On the other hand, the SMA of 100 periods in the 4-hour graph, currently around the area of ​​149.30-149.25, followed by the level of 149.00 and the region of 148.70, or the weekly minimum, could offer support to the USD/JPY pair. However, a convincing rupture below will be seen as a new trigger for bearish operators and will make cash prices vulnerable to resume a well -established bearish trend observed during the last three months approximately.

And in Japanese faqs


The Japanese Yen (JPY) is one of the most negotiated currencies in the world. Its value is determined in general by the march of the Japanese economy, but more specifically by the policy of the Bank of Japan, the differential between the yields of the Japanese and American bonds or the feeling of risk among the operators, among other factors.

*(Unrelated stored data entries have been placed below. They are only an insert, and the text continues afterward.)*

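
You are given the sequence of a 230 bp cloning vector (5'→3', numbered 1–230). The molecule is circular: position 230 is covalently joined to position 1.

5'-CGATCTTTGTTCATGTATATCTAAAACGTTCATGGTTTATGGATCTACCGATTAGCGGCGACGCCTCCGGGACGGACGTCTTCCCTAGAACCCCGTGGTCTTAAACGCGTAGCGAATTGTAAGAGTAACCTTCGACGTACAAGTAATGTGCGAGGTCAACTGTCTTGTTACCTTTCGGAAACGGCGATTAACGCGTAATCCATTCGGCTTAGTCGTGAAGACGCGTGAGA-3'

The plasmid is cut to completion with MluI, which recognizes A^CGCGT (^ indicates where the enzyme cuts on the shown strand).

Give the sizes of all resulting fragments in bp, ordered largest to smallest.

MluI sites (ACGCGT) start at positions 105, 191, 221.
MluI cuts after the first base of each site, so after positions 105, 191, 221.
Circular molecule, 3 cuts → 3 fragments:
  106–191 → 86 bp
  192–221 → 30 bp
  222–230 then 1–105 → 9 + 105 = 114 bp
Sorted largest to smallest: 114, 86, 30 bp.

114, 86, 30 bp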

One of the mandates of the Bank of Japan is the currency control, so its movements are key to the YEN. The BOJ has intervened directly in the currency markets sometimes, generally to lower the value of YEN, although it abstains often due to the political concerns of its main commercial partners. The current ultralaxy monetary policy of the BOJ, based on mass stimuli to the economy, has caused the depreciation of the Yen in front of its main monetary peers. This process has been more recently exacerbated due to a growing divergence of policies between the Bank of Japan and other main central banks, which have chosen to abruptly increase interest rates to fight against inflation levels of decades.


The position of the Bank of Japan to maintain an ultralaxa monetary policy has caused an increase in political divergence with other central banks, particularly with the US Federal Reserve. This favors the expansion of the differential between the American and Japanese bonds to 10 years, which favors the dollar against Yen.


The Japanese Yen is usually considered a safe shelter investment. This means that in times of tension in markets, investors are more likely to put their money in the Japanese currency due to their supposed reliability and stability. In turbulent times, the Yen is likely to be revalued in front of other currencies in which it is considered more risky to invest.